Routine Description:

    This routine performs the query position information function for fat.

Arguments:

    FileObject - Supplies the File object being queried

    Buffer - Supplies a pointer to the buffer where the information is to
        be returned

    Length - Supplies the length of the buffer in bytes, and receives the
        remaining bytes free in the buffer upon return.

Return Value:

    None

--*/

{
    PAGED_CODE();

    DebugTrace(+1, Dbg, "FatQueryPositionInfo...\n", 0);

    //
    //  Get the current position found in the file object.
    //

    Buffer->CurrentByteOffset = FileObject->CurrentByteOffset;

    //
    //  Update the length and status output variables
    //

    *Length -= sizeof( FILE_POSITION_INFORMATION );

    DebugTrace( 0, Dbg, "*Length = %08lx\n", *Length);

    DebugTrace(-1, Dbg, "FatQueryPositionInfo -> VOID\n", 0);

    UNREFERENCED_PARAMETER( IrpContext );

    return;
}

Not at all that different, right ? Anyway, I figured I should set an on-access breakpoint to see where the information that I set in the buffer was read:

1: kd> ba r 4 937dd744  
1: kd> g
Breakpoint 0 hit
nt!ExDeferredFreePool+0x2e3:
82931943 894604          mov     dword ptr [esi+4],eax

So as you can see the buffer wasn't access until the memory got freed.
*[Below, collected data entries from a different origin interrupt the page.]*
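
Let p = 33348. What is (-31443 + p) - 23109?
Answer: -21204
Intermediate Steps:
(-31443 + p) - 23109 = (-31443 + 33348) - 23109 = 1905 - 23109 = -21204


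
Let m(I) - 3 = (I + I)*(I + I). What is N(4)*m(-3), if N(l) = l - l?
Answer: 0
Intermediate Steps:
N(l) = 0
m(I) = 3 + 4*I**2 (m(I) = 3 + (I + I)*(I + I) = 3 + (2*I)*(2*I) = 3 + 4*I**2)
N(4)*m(-3) = 0*(3 + 4*(-3)**2) = 0*(3 + 4*9) = 0*(3 + 36) = 0*39 = 0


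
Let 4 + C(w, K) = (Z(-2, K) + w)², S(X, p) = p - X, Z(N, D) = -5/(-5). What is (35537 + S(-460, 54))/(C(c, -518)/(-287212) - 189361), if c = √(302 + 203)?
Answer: -23463985359412339067/123246616533658463964 + 862856651*√505/123246616533658463964 ≈ -0.19038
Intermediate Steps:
Z(N, D) = 1 (Z(N, D) = -5*(-⅕) = 1)
c = √505 ≈ 22.472
C(w, K) = -4 + (1 + w)²
(35537 + S(-460, 54))/(C(c, -518)/(-287212) - 189361) = (35537 + (54 - 1*(-460)))/((-4 + (1 + √505)²)/(-287212) - 189361) = (35537 + (54 + 460))/((-4 + (1 + √505)²)*(-1/287212) - 189361) = (35537 + 514)/((1/71803 - (1 + √505)²/287212) - 189361) = 36051/(-13596687882/71803 - (1 + √505)²/287212)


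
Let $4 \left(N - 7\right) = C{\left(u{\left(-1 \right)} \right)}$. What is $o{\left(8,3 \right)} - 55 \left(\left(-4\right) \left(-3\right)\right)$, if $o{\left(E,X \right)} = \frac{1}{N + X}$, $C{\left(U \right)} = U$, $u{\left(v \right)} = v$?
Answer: $- \frac{25736}{39} \approx -659.9$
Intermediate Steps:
$N = \frac{27}{4}$ ($N = 7 + \frac{1}{4} \left(-1\right) = 7 - \frac{1}{4} = \frac{27}{4} \approx 6.75$)
$o{\left(E,X \right)} = \frac{1}{\frac{27}{4} + X}$
$o{\left(8,3 \right)} - 55 \left(\left(-4\right) \left(-3\right)\right) = \frac{4}{27 + 4 \cdot 3} - 55 \left(\left(-4\right) \left(-3\right)\right) = \frac{4}{27 + 12} - 660 = \frac{4}{39} - 660 = - \frac{25736}{39}$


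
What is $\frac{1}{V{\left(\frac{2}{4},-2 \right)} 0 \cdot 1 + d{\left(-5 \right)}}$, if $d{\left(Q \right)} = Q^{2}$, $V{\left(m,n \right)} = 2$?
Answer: $\frac{1}{25} \approx 0.04$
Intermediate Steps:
$\frac{1}{V{\left(\frac{2}{4},-2 \right)} 0 \cdot 1 + d{\left(-5 \right)}} = \frac{1}{2 \cdot 0 \cdot 1 + \left(-5\right)^{2}} = \frac{1}{2 \cdot 0 + 25} = \frac{1}{0 + 25} = \frac{1}{25}$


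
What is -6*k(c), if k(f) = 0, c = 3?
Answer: 0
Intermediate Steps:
-6*k(c) = -6*0 = 0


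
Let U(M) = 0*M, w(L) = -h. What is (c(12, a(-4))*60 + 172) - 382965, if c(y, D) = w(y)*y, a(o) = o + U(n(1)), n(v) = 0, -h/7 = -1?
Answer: -387833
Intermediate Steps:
h = 7 (h = -7*(-1) = 7)
w(L) = -7 (w(L) = -1*7 = -7)
U(M) = 0
a(o) = o (a(o) = o + 0 = o)
c(y, D) = -7*y
(c(12, a(-4))*60 + 172) - 382965 = (-7*12*60 + 172) - 382965 = (-84*60 + 172) - 382965 = (-5040 + 172) - 382965 = -4868 - 382965 = -387833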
I then decided to compare it with what happens when my filter is not in the picture:

1: kd> ba r 4 94b6c874  
1: kd> g
Breakpoint 0 hit
nt!memcpy+0x134:
8284f8f4 89448ffc        mov     dword ptr [edi+ecx*4-4],eax
1: kd> kn
 # ChildEBP RetAddr  
00 9a037bf8 828b31c3 nt!memcpy+0x134
01 9a037c48 82a6e017 nt!IopCompleteRequest+0xa0
02 9a037d18 8285444a nt!NtQueryInformationFile+0x86c
03 9a037d18 779c64f4 nt!KiFastCallEntry+0x12a
...

And this was where it hit me. Since this was BUFFERED_IO, the IO manager was supposed to copy the data I provided back into the user's buffer. But as we can clearly see, with my filter there was no access to the buffer at all. This is because I didn’t set the IoStatus.Information properly. I did set it to 0 somewhere up the in the beginning of the function but forgot to set it to reflect the size of the data that I filled in when completing the request. The net result was that ProcMon was smart enough not to display anything because it got no data back, but the application had no idea this was going on and so it used whatever happened to be in the buffer as the actual position, and then proceeded to set that position as the EndOfFile. After setting the IoStatus.Information properly the application started working. For completeness, this is the code that worked:


            case FilePositionInformation:
                {
                    PFILE_POSITION_INFORMATION positionInfo = Data->Iopb->Parameters.QueryFileInformation.InfoBuffer;

                    // retrieve the current position from the file object

                    positionInfo->CurrentByteOffset = FltObjects->FileObject->CurrentByteOffset;

                    // then complete the operation

                    Data->IoStatus.Status = STATUS_SUCCESS;
                    Data->IoStatus.Information = sizeof(positionInfo->CurrentByteOffset);
                    callbackStatus = FLT_PREOP_COMPLETE;
                }
                break;

In closing I'd like to point to Doron's blog on How to return the number of bytes required for a subsequent operation that explains some more of the inner workings on IoStatus.Information and how the IO manager uses it.